Letzte Tage, ein Vorabend, de Marthaler : une pièce vitale à l’heure de la montée des extrêmes

Ein Vorabend Marthaler 1

Il est si facile de réprouver les extrémismes du passé qu’on en oublie, parfois, de dénoncer ceux qui, insidieusement, envahissent la pensée d’aujourd’hui. C’est ce que Marthaler montre de façon souveraine dans sa dernière pièce, conçue initialement pour être jouée dans l’ancien Parlement de Vienne.

On est horrifié lorsqu’on entend le discours antisémite du maire de Vienne à la fin du 19è siècle. La belle voix calme, douce, extrêmement posée du comédien qui profère ces propos contraste si violemment avec leur extrême violence… On est horrifié… mais on sourit aussi, satisfait. Tout cela est si loin. Un orateur à la tribune aujourd’hui ne pourrait plus prononcer de telles paroles.

Et puis on entend, comme un écho pestilentiel, les mots d’une élue d’un parti d’extrême-droite autrichien. Et puis on écoute les paroles d’un responsable politique hongrois. Aujourd’hui.

Et on se glace.

Entre les discours nauséabonds se glisse la musique, fine, délicate, d’un petit orchestre perdu dans les rangées de sièges du parlement. Il joue les derniers morceaux des compositeurs juifs qui ont été exterminés lors de la seconde guerre mondiale. L’humanité soumise, détruite, brisée, massacrée se fait soudain entendre, immortelle.

La musique prend de plus en plus de place dans le spectacle. Elle s’installe et étouffe la violence des discours. La représentation théâtrale se termine en concert. Le spectateur écoute… Il attend aussi. Il espère que les comédiens vont revenir, rejouer, redire la démence de l’extrémisme. Mais les comédiens restent immobiles, figés dans la même attente.

L’ennui apparaît. L’ennui est peut-être le principal acteur de la réflexion chez Marthaler. Ses pièces pourraient toujours être plus courtes. Il pourrait toujours supprimer une demi heure, une heure. Mais il ne le fait pas. Parce que l’ennui l’intéresse. C’est lui qui fait penser. Le tourbillon d’un spectacle fait naître l’oubli : il divertit. Malgré l’humour, le décalage, le burlesque, les spectacles de Marthaler ne divertissent pas. Leur subversion naît de l’attente que le spectateur comble en réfléchissant.

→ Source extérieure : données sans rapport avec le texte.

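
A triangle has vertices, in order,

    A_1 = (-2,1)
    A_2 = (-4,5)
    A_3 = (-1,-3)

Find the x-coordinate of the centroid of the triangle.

-7/3

Apply the shoelace (surveyor's) formula. First the cross-terms c_i = x_i·y_{i+1} − x_{i+1}·y_i:
  -6, 17, -7  ⇒  2A = 4, A = 2.
Then Σ (x_i + x_{i+1})·c_i = -28, so x̄ = -28 / (6·2) = -7/3.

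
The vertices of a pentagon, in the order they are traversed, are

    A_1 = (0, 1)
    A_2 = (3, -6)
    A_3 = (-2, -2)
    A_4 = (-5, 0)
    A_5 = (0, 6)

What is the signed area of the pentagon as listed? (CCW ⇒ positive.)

-30.5

Cross-terms: -3, -18, -10, -30, 0  ⇒  Σ = -61
Signed area = Σ/2 = -30.5 (negative ⇒ clockwise traversal).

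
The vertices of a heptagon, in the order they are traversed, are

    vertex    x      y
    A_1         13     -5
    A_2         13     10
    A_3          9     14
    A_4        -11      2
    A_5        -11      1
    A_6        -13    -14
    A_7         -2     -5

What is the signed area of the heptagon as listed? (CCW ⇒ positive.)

374.5

Apply the surveyor's formula: 2A = Σ (x_i·y_{i+1} − x_{i+1}·y_i), indices taken mod 7.
Σ = (195) + (92) + (172) + (11) + (167) + (37) + (75) = 749
Signed area = Σ/2 = 374.5 (positive ⇒ counter-clockwise traversal).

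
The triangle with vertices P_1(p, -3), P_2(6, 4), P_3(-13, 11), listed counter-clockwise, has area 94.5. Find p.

The doubled signed area Σ (x_i y_{i+1} − x_{i+1} y_i) is linear in p.
With p=0 it equals 175; the coefficient of p is -7 (from the two edges through P_1).
So -7·p + 175 = 2·94.5 = 189 ⇒ p = -2.

-2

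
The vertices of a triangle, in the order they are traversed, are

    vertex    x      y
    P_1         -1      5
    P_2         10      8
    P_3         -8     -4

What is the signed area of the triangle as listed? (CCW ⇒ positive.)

-39

Apply the shoelace formula: 2A = Σ (x_i·y_{i+1} − x_{i+1}·y_i), indices taken mod 3.
P_1→P_2: (-1)(8) − (10)(5) = -58
P_2→P_3: (10)(-4) − (-8)(8) = 24
P_3→P_1: (-8)(5) − (-1)(-4) = -44
Σ = -78
Signed area = Σ/2 = -39 (negative ⇒ clockwise traversal).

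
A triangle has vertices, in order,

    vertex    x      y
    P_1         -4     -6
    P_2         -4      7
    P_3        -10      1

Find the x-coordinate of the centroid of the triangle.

-6

Apply the shoelace (surveyor's) formula. First the cross-terms c_i = x_i·y_{i+1} − x_{i+1}·y_i:
  -52, 66, 64  ⇒  2A = 78, A = 39.
Then Σ (x_i + x_{i+1})·c_i = -1404, so x̄ = -1404 / (6·39) = -6.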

Marthaler va même jusqu’à mettre en scène la fuite de certains spectateurs. Lors de la deuxième partie de la représentation, la musique envahit la scène. Les comédiens sont assis dans les fauteuils du parlement. Ils fixent le public. Parfois, l’un d’entre eux quitte sa place pour se réinstaller ailleurs. Ceux qui partent, dans la salle, ne se rendent pas compte que leur départ même était prévu, et qu’il est joué en miroir sur scène. Ceux qui s’ennuient, mais qui cherchent à comprendre, sourient.

Mais leur sourire est un peu triste, malgré tout. Les spectateurs partent, parfois bruyamment, tandis que sur scène retentit la musique des compositeurs massacrés. L’hommage est foulé aux pieds. Et l’on comprend, juste en observant l’attitude variée du public, à quel point il est compliqué de fonder une société capable de réfléchir sur l’histoire, sur la brutalité, sur la violence de l’indifférence.

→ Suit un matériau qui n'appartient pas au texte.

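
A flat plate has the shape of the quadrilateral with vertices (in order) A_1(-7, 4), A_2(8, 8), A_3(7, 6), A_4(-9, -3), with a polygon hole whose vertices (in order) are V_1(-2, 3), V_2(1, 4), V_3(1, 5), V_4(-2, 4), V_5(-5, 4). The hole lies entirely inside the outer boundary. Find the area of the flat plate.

55.5

Outer boundary:
Apply the shoelace (surveyor's) formula: 2A = Σ (x_i·y_{i+1} − x_{i+1}·y_i), indices taken mod 4.
A_1→A_2: (-7)(8) − (8)(4) = -88
A_2→A_3: (8)(6) − (7)(8) = -8
A_3→A_4: (7)(-3) − (-9)(6) = 33
A_4→A_1: (-9)(4) − (-7)(-3) = -57
Σ = -120
Area = |Σ|/2 = 60.
Hole:
Apply the surveyor's formula: 2A = Σ (x_i·y_{i+1} − x_{i+1}·y_i), indices taken mod 5.
V_1→V_2: (-2)(4) − (1)(3) = -11
V_2→V_3: (1)(5) − (1)(4) = 1
V_3→V_4: (1)(4) − (-2)(5) = 14
V_4→V_5: (-2)(4) − (-5)(4) = 12
V_5→V_1: (-5)(3) − (-2)(4) = -7
Σ = 9
Area = |Σ|/2 = 4.5.
Net area = 60 − 4.5 = 55.5.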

Le spectacle s’achève – comme souvent chez Marthaler – par la disparition progressive de la musique. Les comédiens entonnent un chant lancinant et s’éloignent dans les coulisses. Leurs voix se font entendre longtemps. Il y a toujours quelque chose de profondément émouvant dans le fait de percevoir encore, pour un temps, un chant très fragile. On sait qu’il va s’éteindre et on cherche à le prolonger quelques secondes en tendant l’oreille désespérément. L’instant a quelque chose de sacré.

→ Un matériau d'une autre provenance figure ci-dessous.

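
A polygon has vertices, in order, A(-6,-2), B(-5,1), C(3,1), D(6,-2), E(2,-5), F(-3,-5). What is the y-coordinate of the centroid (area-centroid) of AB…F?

Apply Gauss's area formula. First the cross-terms c_i = x_i·y_{i+1} − x_{i+1}·y_i:
  -16, -8, -12, -26, -25, -24  ⇒  2A = -111, A = -55.5.
Then Σ (y_i + y_{i+1})·c_i = 612, so ȳ = 612 / (6·(-55.5)) = -68/37.

-68/37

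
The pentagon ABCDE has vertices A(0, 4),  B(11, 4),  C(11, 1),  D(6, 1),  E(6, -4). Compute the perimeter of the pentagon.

|AB| = √((11)² + (0)²) = √121 = 11
|BC| = √((0)² + (-3)²) = √9 = 3
|CD| = √((-5)² + (0)²) = √25 = 5
|DE| = √((0)² + (-5)²) = √25 = 5
|EA| = √((-6)² + (8)²) = √100 = 10
Perimeter = 11 + 3 + 5 + 5 + 10 = 34.

34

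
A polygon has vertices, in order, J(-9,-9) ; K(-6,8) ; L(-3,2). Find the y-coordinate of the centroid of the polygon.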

Mais une spectatrice mécontente descend bruyamment l’escalier tandis que d’autres l’invectivent à voix basse.

C’est fini.

Les lumières de la salle se rallument.

Letzte Tage, ein Vorabend de Christoph Marthaler.

Mise en scène : Christoph Marthaler.

Direction musicale : Uli Fussenegger.

Représentation du samedi 28 septembre 2013 au Théâtre de la Ville.